Ce constat est extrait d’une note d’analyse d’avril 2011 rédigée par le Centre d’analyse
stratégique (CAS), laquelle formule des propositions pour le développement de la pratique
sportive par des politiques publiques adaptées.
Parmi celles-ci :
— développer en club des activités non compétitives et une offre de service sportif pour
tous les publics ; sensibiliser, former et accompagner les bénévoles à cette dimension ;
— intégrer des équipements sportifs et des dispositifs d’incitation à l’activité physique dans
les aménagements urbains et architecturaux ;
— miser sur le plaisir et le bien-être dans les actions de communication incitant à la pratique
d’une activité physique régulière ;
— conduire, en lien avec les organisations patronales et syndicales, une étude relative aux
bénéfices de l’activité sportive sur le bien-être et la santé des salariés en entreprise.
On apprend également par cette note qu’avec l’inscription du sport dans le traité de Lisbonne, « l’Union européenne souhaite désormais promouvoir l’action des États membres
et des collectivités locales en matière de politiques sportives ». L’installation, le 29 mars
dernier, d’une « Assemblée du sport » qui vise à renforcer « la collaboration des acteurs
publics et privés » s’inscrit dans cette perspective.
Le CAS est une institution d’expertise et d’aide à la décision placée auprès du Premier
ministre.
Pour plus d’informations sur le CAS : http://www.strategie.gouv.fr/
L’engagement du gouvernement en faveur du
développement du sport dans les quartiers
Lors de la clôture du colloque « L’éducation par le sport au cœur de la politique de la ville »
le 3 février dernier, le ministre de la Ville, Maurice Leroy, a évoqué les moyens mis à
disposition du Centre national pour le développement du sport (CNDS) : plus de 50 millions d’euros supplémentaires ont été alloués pour le sport dans les quartiers grâce à la
dynamique Espoir banlieues.
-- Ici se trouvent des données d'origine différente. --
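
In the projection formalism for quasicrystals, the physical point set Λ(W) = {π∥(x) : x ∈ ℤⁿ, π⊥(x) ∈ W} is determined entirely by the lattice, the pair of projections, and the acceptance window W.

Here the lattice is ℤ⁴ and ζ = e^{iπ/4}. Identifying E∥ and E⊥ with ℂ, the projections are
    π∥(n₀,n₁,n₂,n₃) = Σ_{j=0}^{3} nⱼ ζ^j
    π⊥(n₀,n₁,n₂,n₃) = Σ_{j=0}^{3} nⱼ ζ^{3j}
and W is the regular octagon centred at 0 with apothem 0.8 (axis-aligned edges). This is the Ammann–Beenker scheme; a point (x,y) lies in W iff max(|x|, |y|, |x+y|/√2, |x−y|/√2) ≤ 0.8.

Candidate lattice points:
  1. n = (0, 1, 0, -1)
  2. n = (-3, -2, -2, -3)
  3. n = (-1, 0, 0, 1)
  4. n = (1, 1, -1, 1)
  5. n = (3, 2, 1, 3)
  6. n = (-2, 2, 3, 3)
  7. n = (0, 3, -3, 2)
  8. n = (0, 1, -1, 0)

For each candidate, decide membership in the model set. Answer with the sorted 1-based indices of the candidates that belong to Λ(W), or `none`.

3

Internal map: ζ^{3j} for j=0..3 gives (1,0), (−√2/2,√2/2), (0,−1), (√2/2,√2/2).
candidate 1: n = (0, 1, 0, -1) → π⊥ ≈ (-1.414214, +0.000000); max(|x|,|y|,|x±y|/√2) = 1.414214 > 0.8 ⇒ ∉ W
candidate 2: n = (-3, -2, -2, -3) → π⊥ ≈ (-3.707107, -1.535534); max(|x|,|y|,|x±y|/√2) = 3.707107 > 0.8 ⇒ ∉ W
candidate 3: n = (-1, 0, 0, 1) → π⊥ ≈ (-0.292893, +0.707107); max(|x|,|y|,|x±y|/√2) = 0.707107 ≤ 0.8 ⇒ ∈ W
candidate 4: n = (1, 1, -1, 1) → π⊥ ≈ (+1.000000, +2.414214); max(|x|,|y|,|x±y|/√2) = 2.414214 > 0.8 ⇒ ∉ W
candidate 5: n = (3, 2, 1, 3) → π⊥ ≈ (+3.707107, +2.535534); max(|x|,|y|,|x±y|/√2) = 4.414214 > 0.8 ⇒ ∉ W
candidate 6: n = (-2, 2, 3, 3) → π⊥ ≈ (-1.292893, +0.535534); max(|x|,|y|,|x±y|/√2) = 1.292893 > 0.8 ⇒ ∉ W
candidate 7: n = (0, 3, -3, 2) → π⊥ ≈ (-0.707107, +6.535534); max(|x|,|y|,|x±y|/√2) = 6.535534 > 0.8 ⇒ ∉ W
candidate 8: n = (0, 1, -1, 0) → π⊥ ≈ (-0.707107, +1.707107); max(|x|,|y|,|x±y|/√2) = 1.707107 > 0.8 ⇒ ∉ W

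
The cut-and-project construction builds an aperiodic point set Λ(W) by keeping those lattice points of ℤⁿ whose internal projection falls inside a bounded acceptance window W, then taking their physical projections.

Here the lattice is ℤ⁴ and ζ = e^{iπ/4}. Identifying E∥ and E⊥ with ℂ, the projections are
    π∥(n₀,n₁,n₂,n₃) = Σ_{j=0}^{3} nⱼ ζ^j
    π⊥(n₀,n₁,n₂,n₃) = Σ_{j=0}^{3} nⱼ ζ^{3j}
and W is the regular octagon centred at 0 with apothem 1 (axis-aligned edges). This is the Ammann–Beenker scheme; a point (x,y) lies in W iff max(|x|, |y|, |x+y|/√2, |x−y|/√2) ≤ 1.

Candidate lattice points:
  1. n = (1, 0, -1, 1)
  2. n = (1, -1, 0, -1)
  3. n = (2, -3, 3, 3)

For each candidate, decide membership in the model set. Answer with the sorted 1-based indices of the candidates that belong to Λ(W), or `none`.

π⊥(n) = n₀ + n₁ζ³ + n₂ζ⁶ + n₃ζ⁹ where ζ = e^{iπ/4}.
candidate 1: n = (1, 0, -1, 1) → π⊥ ≈ (+1.707107, +1.707107); max(|x|,|y|,|x±y|/√2) = 2.414214 > 1 ⇒ ∉ W
candidate 2: n = (1, -1, 0, -1) → π⊥ ≈ (+1.000000, -1.414214); max(|x|,|y|,|x±y|/√2) = 1.707107 > 1 ⇒ ∉ W
candidate 3: n = (2, -3, 3, 3) → π⊥ ≈ (+6.242641, -3.000000); max(|x|,|y|,|x±y|/√2) = 6.535534 > 1 ⇒ ∉ W

none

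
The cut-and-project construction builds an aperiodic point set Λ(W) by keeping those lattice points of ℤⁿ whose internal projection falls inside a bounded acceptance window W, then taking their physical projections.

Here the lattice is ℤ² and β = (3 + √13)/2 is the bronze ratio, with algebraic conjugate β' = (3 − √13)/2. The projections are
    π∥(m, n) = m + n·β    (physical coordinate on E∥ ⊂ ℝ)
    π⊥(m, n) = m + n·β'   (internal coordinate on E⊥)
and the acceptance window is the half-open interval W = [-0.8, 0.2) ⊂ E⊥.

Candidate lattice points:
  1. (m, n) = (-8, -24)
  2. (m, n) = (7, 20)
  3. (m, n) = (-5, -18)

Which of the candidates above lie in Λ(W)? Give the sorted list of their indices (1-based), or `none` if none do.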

Il faut ajouter à cela la construction de 82 nouveaux équipements sportifs et la réhabilitation de 59 équipements entre 2004 et 2009 : 372 millions
d’euros ont ainsi été investis grâce à l’intervention de l’Agence nationale pour la rénovation
urbaine (ANRU).
Le Ministre a notamment insisté sur l’importance pour « les habitants des quartiers populaires » de s’approprier ces espaces : « Il faut faire vivre ces équipements, avec l’engagement des collectivités locales, la vitalité des associations et des clubs sportifs. »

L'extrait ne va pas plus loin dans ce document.